Todo mundo com um mínimo de interesse pelo ser humano e pelas ciências humanas deveria conhecer alguma coisa sobre o Warburg Institute, o instituto fundado junto à Universidade de Londres pela generosidade intelectual e financeira da família do grande Aby Warburg. Warburg foi um estudioso do século XIX dedicado à arte renascentista que se transformou em um estudioso das formas de transmissão das idéias clássicas até a época moderna, um curioso por tudo que tivesse relação com a forma de pensar: a astronomia, a alquimia, as artes, os ritos, os mitos, etc, em diferentes civilizações. Ele exerceu uma enorme influência sobre diversos estudiosos, seja através de suas obras ou de sua biblioteca, organizada de maneira a estimular a criatividade (e não segundo critérios biblioteconômicos estritos) – não por acaso, mnemosyne (memória) é o seu mote.

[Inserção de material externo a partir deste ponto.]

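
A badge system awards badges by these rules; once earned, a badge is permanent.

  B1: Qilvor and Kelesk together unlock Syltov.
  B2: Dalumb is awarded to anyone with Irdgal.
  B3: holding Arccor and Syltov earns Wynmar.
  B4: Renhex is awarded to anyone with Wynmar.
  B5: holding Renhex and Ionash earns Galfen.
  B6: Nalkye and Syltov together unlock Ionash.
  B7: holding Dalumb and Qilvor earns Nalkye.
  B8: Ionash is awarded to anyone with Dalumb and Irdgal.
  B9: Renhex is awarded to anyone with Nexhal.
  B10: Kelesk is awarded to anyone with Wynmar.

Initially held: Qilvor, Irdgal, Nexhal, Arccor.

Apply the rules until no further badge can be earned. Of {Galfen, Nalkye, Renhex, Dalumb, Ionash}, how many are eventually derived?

5

With Irdgal, Dalumb is earned (B2).
With Nexhal, Renhex is earned (B9).
With Dalumb and Irdgal, Ionash is earned (B8).
With Dalumb and Qilvor, Nalkye is earned (B7).
With Renhex and Ionash, Galfen is earned (B5).
Galfen: reached.
Nalkye: reached.
Renhex: reached.
Dalumb: reached.
Ionash: reached.
All 5 are reached.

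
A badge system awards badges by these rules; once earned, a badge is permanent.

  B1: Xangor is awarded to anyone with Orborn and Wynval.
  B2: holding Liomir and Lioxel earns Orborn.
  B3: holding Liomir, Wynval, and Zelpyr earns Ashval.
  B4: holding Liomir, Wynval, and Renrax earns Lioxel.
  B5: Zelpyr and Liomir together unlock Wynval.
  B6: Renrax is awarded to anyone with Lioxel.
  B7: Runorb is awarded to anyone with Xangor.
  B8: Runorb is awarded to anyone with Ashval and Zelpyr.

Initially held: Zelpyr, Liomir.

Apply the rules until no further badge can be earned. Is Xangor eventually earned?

Xangor would need Orborn and Wynval (B1), but Orborn is never earned.

No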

Associados ao Instituto estiveram lendas da história da arte e das humanidades, como Erwin Panofsky e Ernst Gombrich. Até Carlo Ginzburg passou por lá, e seus livros Os Andarilhos do Bem, O Queijo e os Vermes e   História Noturna são fortemente influenciados pelo Warburg.

Agora, um artigo no The Art Newspaper mostra como os burocratas da Universidade de Londres estão desfigurando o instituto e sua biblioteca. Uma linda estória, que se encaminha para um final muito triste.